A LA ESPERA DEL ZORRO

            ¡Dieter!

Jaime, apoyado en el quicio de la puerta me llama.

            Pasa, ¿qué quieres?

Hoy hay luna llena, ¿que te parece si hacemos una espera al zorro?

            ¡De acuerdo!

            Nos acomodamos confortablemente frente a la chimenea, donde crepitan unos troncos de encina y cuyas llamas crean un ambiente realmente acogedor y propicio para preparar la estrategia de la nueva aventura.

Destino:

Una zorrera que tiene cobijo bajo unas grandes rocas en la vertiente sur de las “Cabezas”. En la carretera que va de La Adrada a la Iglesuela.

Reclamo:

Una especie de silbato hecho con dos láminas de madera entre las cuales se tensa una lámina rectangular recortada de un globo y que al soplar a través del mismo se produce un ruido que imita el chillido de un conejo.

Pertrechos:

Aparte de las escopetas provistas de cartuchos con perdigones zorreros, una buena linterna y la vestimenta. 

Como es época de frío, iremos protegidos con unos pantalones de pana, una gruesa zamarra, amén de un gorro con orejeras u unas buenas botas de monte.

Dentro del bolsillo lateral derecho de la zamarra deslizo con discreción una “petaca” con un buen brandy, por si acaso arreciara el cierzo invernal.

            Después de cenar unas “patatas revolconas” con torreznos y un huevo frito cogemos el coche y nos dirigimos hacia el cazadero.

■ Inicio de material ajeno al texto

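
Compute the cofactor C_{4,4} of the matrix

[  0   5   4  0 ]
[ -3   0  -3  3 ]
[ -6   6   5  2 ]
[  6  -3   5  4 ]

93

Delete row 4 and column 4; the remaining 3×3 submatrix is [0 5 4; -3 0 -3; -6 6 5].
Its determinant is 93.
The cofactor carries sign (−1)^(4+4) = +1, so C_{4,4} = +(93) = 93.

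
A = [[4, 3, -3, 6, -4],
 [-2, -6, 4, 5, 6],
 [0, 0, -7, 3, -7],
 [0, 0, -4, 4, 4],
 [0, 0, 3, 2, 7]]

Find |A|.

-2160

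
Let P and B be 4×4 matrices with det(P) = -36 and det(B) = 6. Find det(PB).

det(PB) = det(P)·det(B) = (-36)·(6) = -216

-216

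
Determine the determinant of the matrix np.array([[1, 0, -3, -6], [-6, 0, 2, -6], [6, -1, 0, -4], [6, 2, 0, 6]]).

Expand along column 2 (it has 2 zeros):
  − (-1) · M_32   where M_32 = det([1 -3 -6; -6 2 -6; 6 0 6]) = 84
  + (2) · M_42   where M_42 = det([1 -3 -6; -6 2 -6; 6 0 -4]) = 244
det = (-1)·(-1)·(84) + (+1)·(2)·(244) = 572

572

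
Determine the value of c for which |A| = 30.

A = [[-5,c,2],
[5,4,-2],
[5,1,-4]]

Expanding along the row containing c, det(A) is linear in c: det(A) = (10)·c + (40).
Set (10)·c + (40) = 30  ⇒  (10)·c = -10  ⇒  c = -1.

-1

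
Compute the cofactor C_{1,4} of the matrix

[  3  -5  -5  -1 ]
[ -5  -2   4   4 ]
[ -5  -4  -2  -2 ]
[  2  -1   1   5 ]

Delete row 1 and column 4; the remaining 3×3 submatrix is [-5 -2 4; -5 -4 -2; 2 -1 1].
Its determinant is 80.
The cofactor carries sign (−1)^(1+4) = −1, so C_{1,4} = −(80) = -80.

-80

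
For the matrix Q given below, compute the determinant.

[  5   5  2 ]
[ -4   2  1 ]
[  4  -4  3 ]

146

Expand along column 1:
  + 5 · |2 1; -4 3| = 5·(6 − (-4)) = 50
  − (-4) · |5 2; -4 3| = −(-4)·(15 − (-8)) = 92
  + 4 · |5 2; 2 1| = 4·(5 − 4) = 4
Sum: (50) + (92) + (4) = 146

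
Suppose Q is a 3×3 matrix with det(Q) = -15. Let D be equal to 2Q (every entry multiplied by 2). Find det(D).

|D| = -120

For a 3×3 matrix, det(2Q) = 2^3·det(Q) = 8·det(Q).
det(D) = (8)·(-15) = -120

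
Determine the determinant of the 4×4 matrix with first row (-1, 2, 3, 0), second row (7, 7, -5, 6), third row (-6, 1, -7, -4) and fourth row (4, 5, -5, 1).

The determinant is -895.

Expand along row 1 (it has 1 zero):
  + (-1) · M_11   where M_11 = det([7 -5 6; 1 -7 -4; 5 -5 1]) = 96
  − (2) · M_12   where M_12 = det([7 -5 6; -6 -7 -4; 4 -5 1]) = 209
  + (3) · M_13   where M_13 = det([7 7 6; -6 1 -4; 4 5 1]) = -127
det = (+1)·(-1)·(96) + (-1)·(2)·(209) + (+1)·(3)·(-127) = -895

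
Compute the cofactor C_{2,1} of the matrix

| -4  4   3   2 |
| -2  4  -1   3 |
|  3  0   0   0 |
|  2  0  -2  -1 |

0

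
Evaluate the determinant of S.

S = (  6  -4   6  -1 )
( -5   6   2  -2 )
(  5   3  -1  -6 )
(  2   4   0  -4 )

-324

Expand along row 4 (it has 1 zero):
  − (2) · M_41   where M_41 = det([-4 6 -1; 6 2 -2; 3 -1 -6]) = 248
  + (4) · M_42   where M_42 = det([6 6 -1; -5 2 -2; 5 -1 -6]) = -319
  + (-4) · M_44   where M_44 = det([6 -4 6; -5 6 2; 5 3 -1]) = -362
det = (-1)·(2)·(248) + (+1)·(4)·(-319) + (+1)·(-4)·(-362) = -324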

            Bajamos al pueblo y siguiendo la carretera hacia la Iglesuela dejamos atrás “la Cotá”, llegamos al “puente nuevo” dejando a la derecha el cerro blanco, pasamos el río y girando a la izquierda abandonamos la carretera. Tomamos un camino de tierra y a unos cien metros aparcamos el coche.

 

            Ya a pie, entre la “Miguelesa” y la Dehesa Hoyuelas” camino de “Entrecabezas” encontramos el apostadero. Un conjunto de seis o siete rocas, donde se encuentra la zorrera, accesible por la vertiente sur hasta una roca grande, donde nos sentamos espalda con espalda.

            Yo dominando la parte sur, donde se encuentra la entrada a la madriguera y Jaime dominando la parte de norte de la ladera excepto la zona que rodea la base de la roca.

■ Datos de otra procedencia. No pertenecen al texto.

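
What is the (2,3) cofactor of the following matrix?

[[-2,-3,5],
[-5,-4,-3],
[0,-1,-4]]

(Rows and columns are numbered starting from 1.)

Delete row 2 and column 3; the remaining 2×2 submatrix is [-2 -3; 0 -1].
Its determinant is (-2)·(-1) − (-3)·0 = 2.
The cofactor carries sign (−1)^(2+3) = −1, so C_{2,3} = −(2) = -2.

-2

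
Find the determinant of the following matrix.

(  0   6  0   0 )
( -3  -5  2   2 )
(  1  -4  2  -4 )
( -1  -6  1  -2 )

Expand along row 1 (it has 3 zeros):
  − (6) · M_12   where M_12 = det([-3 2 2; 1 2 -4; -1 1 -2]) = 18
det = (-1)·(6)·(18) = -108

-108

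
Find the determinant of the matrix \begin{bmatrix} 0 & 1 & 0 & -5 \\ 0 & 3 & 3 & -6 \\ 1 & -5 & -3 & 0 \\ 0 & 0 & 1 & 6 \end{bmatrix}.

9

Expand along column 1 (it has 3 zeros):
  + (1) · M_31   where M_31 = det([1 0 -5; 3 3 -6; 0 1 6]) = 9
det = (+1)·(1)·(9) = 9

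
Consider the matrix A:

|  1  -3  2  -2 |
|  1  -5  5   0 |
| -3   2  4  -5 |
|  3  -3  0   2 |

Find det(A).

|A| = -94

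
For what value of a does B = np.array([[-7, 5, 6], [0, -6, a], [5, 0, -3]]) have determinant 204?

Expanding along the row containing a, det(B) is linear in a: det(B) = (25)·a + (54).
Set (25)·a + (54) = 204  ⇒  (25)·a = 150  ⇒  a = 6.

a = 6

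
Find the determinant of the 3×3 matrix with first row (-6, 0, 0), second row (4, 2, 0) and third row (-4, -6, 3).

The determinant is -36.

The matrix is lower triangular, so the determinant is the product of the diagonal entries:
det = (-6) · (2) · (3) = -36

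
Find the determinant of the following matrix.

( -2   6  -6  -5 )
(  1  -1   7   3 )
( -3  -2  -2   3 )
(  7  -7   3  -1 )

Expand along row 1:
  + (-2) · M_11   where M_11 = det([-1 7 3; -2 -2 3; -7 3 -1]) = -214
  − (6) · M_12   where M_12 = det([1 7 3; -3 -2 3; 7 3 -1]) = 134
  + (-6) · M_13   where M_13 = det([1 -1 3; -3 -2 3; 7 -7 -1]) = 110
  − (-5) · M_14   where M_14 = det([1 -1 7; -3 -2 -2; 7 -7 3]) = 230
det = (+1)·(-2)·(-214) + (-1)·(6)·(134) + (+1)·(-6)·(110) + (-1)·(-5)·(230) = 114

The determinant is 114.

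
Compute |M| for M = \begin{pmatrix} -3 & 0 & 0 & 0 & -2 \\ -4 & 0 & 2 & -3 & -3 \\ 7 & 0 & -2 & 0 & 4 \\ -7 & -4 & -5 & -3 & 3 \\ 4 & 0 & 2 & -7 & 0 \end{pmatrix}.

Expand along column 2 (it has 4 zeros):
  + (-4) · M_42   where M_42 = det([-3 0 0 -2; -4 2 -3 -3; 7 -2 0 4; 4 2 -7 0]) = -18
det = (+1)·(-4)·(-18) = 72

det(M) = 72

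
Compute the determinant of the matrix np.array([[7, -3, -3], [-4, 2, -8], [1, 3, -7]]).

220

Expand along row 1:
  + 7 · |2 -8; 3 -7| = 7·(-14 − (-24)) = 70
  − (-3) · |-4 -8; 1 -7| = −(-3)·(28 − (-8)) = 108
  + (-3) · |-4 2; 1 3| = (-3)·(-12 − 2) = 42
Sum: (70) + (108) + (42) = 220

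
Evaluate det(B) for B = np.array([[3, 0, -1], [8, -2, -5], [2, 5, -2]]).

43

Expand along row 1:
  + 3 · |-2 -5; 5 -2| = 3·(4 − (-25)) = 87
  + (-1) · |8 -2; 2 5| = (-1)·(40 − (-4)) = -44
Sum: (87) + (-44) = 43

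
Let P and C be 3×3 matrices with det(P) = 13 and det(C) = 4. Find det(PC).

det(PC) = det(P)·det(C) = (13)·(4) = 52

det(PC) = 52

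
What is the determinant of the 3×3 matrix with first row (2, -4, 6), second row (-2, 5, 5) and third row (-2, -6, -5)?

Expand along row 1:
  + 2 · |5 5; -6 -5| = 2·(-25 − (-30)) = 10
  − (-4) · |-2 5; -2 -5| = −(-4)·(10 − (-10)) = 80
  + 6 · |-2 5; -2 -6| = 6·(12 − (-10)) = 132
Sum: (10) + (80) + (132) = 222

The determinant is 222.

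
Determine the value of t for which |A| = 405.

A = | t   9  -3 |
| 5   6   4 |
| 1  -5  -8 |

Expanding along the column containing t, det(A) is linear in t: det(A) = (-28)·t + (489).
Set (-28)·t + (489) = 405  ⇒  (-28)·t = -84  ⇒  t = 3.

3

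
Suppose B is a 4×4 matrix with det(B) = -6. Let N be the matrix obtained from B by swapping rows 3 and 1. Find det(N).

Swapping two rows multiplies the determinant by −1.
det(N) = (-1)·(-6) = 6

6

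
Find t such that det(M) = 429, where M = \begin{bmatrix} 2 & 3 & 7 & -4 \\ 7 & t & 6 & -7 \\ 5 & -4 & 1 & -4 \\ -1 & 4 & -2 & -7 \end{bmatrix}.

Expanding along the column containing t, det(M) is linear in t: det(M) = (279)·t + (708).
Set (279)·t + (708) = 429  ⇒  (279)·t = -279  ⇒  t = -1.

t = -1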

            Ya se ha hecho de noche, no corre el aire y como estamos en alto, nuestro olor no puede delatar nuestra presencia.

            Esperamos a que salga la luna y comienza la serenata.

            De manera intermitente hacemos sonar el reclamo. Al principio parecía que se estaba desarrollando una pelea entre dos conejos machos.

Al cabo de diez minutos repetimos los chillidos como si fueran de un conejo que hubiera caído en un cepo.

Otro descanso y nueva sesión. Sentía realmente pena pues parecía que al pobre conejo poco menos que lo estaban despellejando vivo.

No había pasado ni un instante cuando de repente oigo a mi espalda un exabrupto mientras Jaime da un respingo.

El zorro, que no se había percatado de nuestra presencia y pensando que el conejo se encontraba atrapado entre alguna de las piedras de arriba, de un salto subió a la roca y se dio de bruces con Jaime.

Visto y no visto, se tiró abajo y Jaime lo perdió de vista.

Fue un instante en que no sé quien se asustó más, si el zorro o Jaime, al que no le dio tiempo ni a encara la escopeta.

De recogida para casa no parábamos de reír a carcajadas.